I’m not in the mood for talk but I have to be polite to the man even when he says the McCourts of Moneyglass are a fine family even if they’re Catholics.
Even if they’re Catholics.
I’d like to tell the man stop the car and let me out with my duffel bag but if I do I’ll be only halfway to Toome and I’d be tempted to walk back to my grandmother’s house.
I can’t go back. The past won’t go away in this family and there would surely be talk again of my mother and her great sin and then we’d have an explosion and I’d be dragging my duffel bag along the Toome road again.
The man lets me out and when I say thanks I wonder to myself if he marches around on the twelfth of July beating a drum with the other Protestants but he has a kind face and I can’t imagine him beating a drum for anything.

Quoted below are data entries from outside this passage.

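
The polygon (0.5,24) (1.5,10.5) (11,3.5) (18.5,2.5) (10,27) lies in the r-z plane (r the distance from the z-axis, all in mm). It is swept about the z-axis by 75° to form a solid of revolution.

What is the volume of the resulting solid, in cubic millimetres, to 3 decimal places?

Profile (r,z), 5 vertices: (0.5,24) (1.5,10.5) (11,3.5) (18.5,2.5) (10,27)
edge 0: (0.5,24)→(1.5,10.5)  cross = 0.5·10.5 − 1.5·24 = -30.7500; (r_i+r_j)·cross = 2·-30.7500 = -61.5000
edge 1: (1.5,10.5)→(11,3.5)  cross = 1.5·3.5 − 11·10.5 = -110.2500; (r_i+r_j)·cross = 12.5·-110.2500 = -1378.1250
edge 2: (11,3.5)→(18.5,2.5)  cross = 11·2.5 − 18.5·3.5 = -37.2500; (r_i+r_j)·cross = 29.5·-37.2500 = -1098.8750
edge 3: (18.5,2.5)→(10,27)  cross = 18.5·27 − 10·2.5 = 474.5000; (r_i+r_j)·cross = 28.5·474.5000 = 13523.2500
edge 4: (10,27)→(0.5,24)  cross = 10·24 − 0.5·27 = 226.5000; (r_i+r_j)·cross = 10.5·226.5000 = 2378.2500
Σcross = 522.7500 → A = |Σcross|/2 = 261.3750 mm²
Σ(r_i+r_j)·cross = 13363.0000 → first moment M = |Σ|/6 = 2227.1667
R_c = M/A = 2227.1667/261.3750 = 8.5210 mm
θ = 75° = 1.308997 rad
V = θ·R_c·A = 1.308997·8.5210·261.3750 = 2915.354 mm³

Volume = 2915.354 mm³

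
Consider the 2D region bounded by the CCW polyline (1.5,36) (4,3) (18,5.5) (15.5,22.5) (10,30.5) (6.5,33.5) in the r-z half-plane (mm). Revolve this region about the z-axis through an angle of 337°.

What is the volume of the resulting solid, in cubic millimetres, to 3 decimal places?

Volume = 18904.343 mm³

Profile (r,z), 6 vertices: (1.5,36) (4,3) (18,5.5) (15.5,22.5) (10,30.5) (6.5,33.5)
edge 0: (1.5,36)→(4,3)  cross = 1.5·3 − 4·36 = -139.5000; (r_i+r_j)·cross = 5.5·-139.5000 = -767.2500
edge 1: (4,3)→(18,5.5)  cross = 4·5.5 − 18·3 = -32.0000; (r_i+r_j)·cross = 22·-32.0000 = -704.0000
edge 2: (18,5.5)→(15.5,22.5)  cross = 18·22.5 − 15.5·5.5 = 319.7500; (r_i+r_j)·cross = 33.5·319.7500 = 10711.6250
edge 3: (15.5,22.5)→(10,30.5)  cross = 15.5·30.5 − 10·22.5 = 247.7500; (r_i+r_j)·cross = 25.5·247.7500 = 6317.6250
edge 4: (10,30.5)→(6.5,33.5)  cross = 10·33.5 − 6.5·30.5 = 136.7500; (r_i+r_j)·cross = 16.5·136.7500 = 2256.3750
edge 5: (6.5,33.5)→(1.5,36)  cross = 6.5·36 − 1.5·33.5 = 183.7500; (r_i+r_j)·cross = 8·183.7500 = 1470.0000
Σcross = 716.5000 → A = |Σcross|/2 = 358.2500 mm²
Σ(r_i+r_j)·cross = 19284.3750 → first moment M = |Σ|/6 = 3214.0625
R_c = M/A = 3214.0625/358.2500 = 8.9716 mm
θ = 337° = 5.881760 rad
V = θ·R_c·A = 5.881760·8.9716·358.2500 = 18904.343 mm³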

All the way on the bus to Belfast and the train from Belfast to Dublin I have the ache to go back to the grandmother I might never see again and to see if I could get past my father’s little smiles and the Och ayes but once I’m on the train to Limerick there’s no going back. My head is cluttered with images of my father, my Aunt Emily, my grandmother, and the sadness of their lives in the farmhouse with seven useless acres. Then there’s my mother in Limerick, forty-four years of age with seven children, three dead, and all she wants, as she says, is a little peace, ease and comfort. There’s the sadness of Corporal Dunphy’s life in Fort Dix and Buck in Lenggries, the two of them who found a home in the army because they wouldn’t know what to do with the outside world, and I’m afraid if I don’t stop thinking this way the tears will come and I’ll disgrace myself in this carriage with five people gawking at me in my uniform saying, Jaysus, who’s the Yank weeping in the corner? My mother would say, Your bladder is near your eye, but the people in the carriage might say, Is this a specimen of what’s fighting the Chinese hand to hand over there in Korea?